LOS ANGELES (Reuters) - “American Idol” runner-up Adam Lambert’s performance with rock band Queen on the finale of the TV singing contest this week has the British band thinking about a new front man.
“Amongst all that furor, there wasn’t really a quiet moment to talk,” Queen guitarist Brian May told Rolling Stone in an interview released on Friday.
“But and I are definitely hoping to have a meaningful conversation with at some point. It’s not like we, as Queen, would rush into coalescing with another singer just like that. It isn’t that easy. But I’d certainly like to work with Adam.
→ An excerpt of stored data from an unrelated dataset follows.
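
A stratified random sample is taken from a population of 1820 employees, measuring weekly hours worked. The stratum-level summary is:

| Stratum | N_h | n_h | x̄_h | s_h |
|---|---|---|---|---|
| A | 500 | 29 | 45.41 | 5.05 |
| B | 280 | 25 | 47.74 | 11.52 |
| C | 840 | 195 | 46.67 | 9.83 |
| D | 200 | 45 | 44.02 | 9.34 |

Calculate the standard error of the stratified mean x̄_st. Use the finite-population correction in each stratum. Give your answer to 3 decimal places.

SE(x̄_st) ≈ 0.525

V̂(x̄_st) = Σ W_h² (1 − n_h/N_h) s_h²/n_h, with W_h = N_h/N and N = 1820:
  stratum A: (500/1820)²·(1 − 29/500)·5.05²/29 = 0.062522
  stratum B: (280/1820)²·(1 − 25/280)·11.52²/25 = 0.114425
  stratum C: (840/1820)²·(1 − 195/840)·9.83²/195 = 0.0810529
  stratum D: (200/1820)²·(1 − 45/200)·9.34²/45 = 0.0181426
V̂(x̄_st) = 0.276142
SE(x̄_st) = √0.276142 = 0.525493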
That is one amazing instrument he has there,” May told the magazine in an e-mail exchange.
Speaking separately, Lambert also reached out to May.
“Queen is one of my all-time favorite bands, I would love to work with him,” he said in a conference call with reporters on Friday.
Queen, one of the biggest rock bands of the 1970s and ‘80s, has not had a permanent frontman since the death of Freddie Mercury in 1991.
The English band recently ended a four-year partnership with Paul Rodgers, the former lead singer in the bands Free and Bad Company.
Lambert, 27, dubbed “Glambert” by fans, lost out in the “American Idol” final to Kris Allen. But his vocal skills and flair for the dramatic made him a good fit for performances with both Queen and glam rockers KISS in the show’s finale on Wednesday.
KISS bassist and vocalist Gene Simmons was less effusive about musical theater actor Lambert in the wake of the “Idol” final.
“Respectfully, I don’t think Adam is a rock singer,” Simmons wrote in a question-and-answer post on his website.
“He sounds much more convincing singing ballads, and Broadway shows,” Simmons said. “His voice doesn’t seem to have a ‘rock quality.’ But, I’m sure he’s going to do just fine.”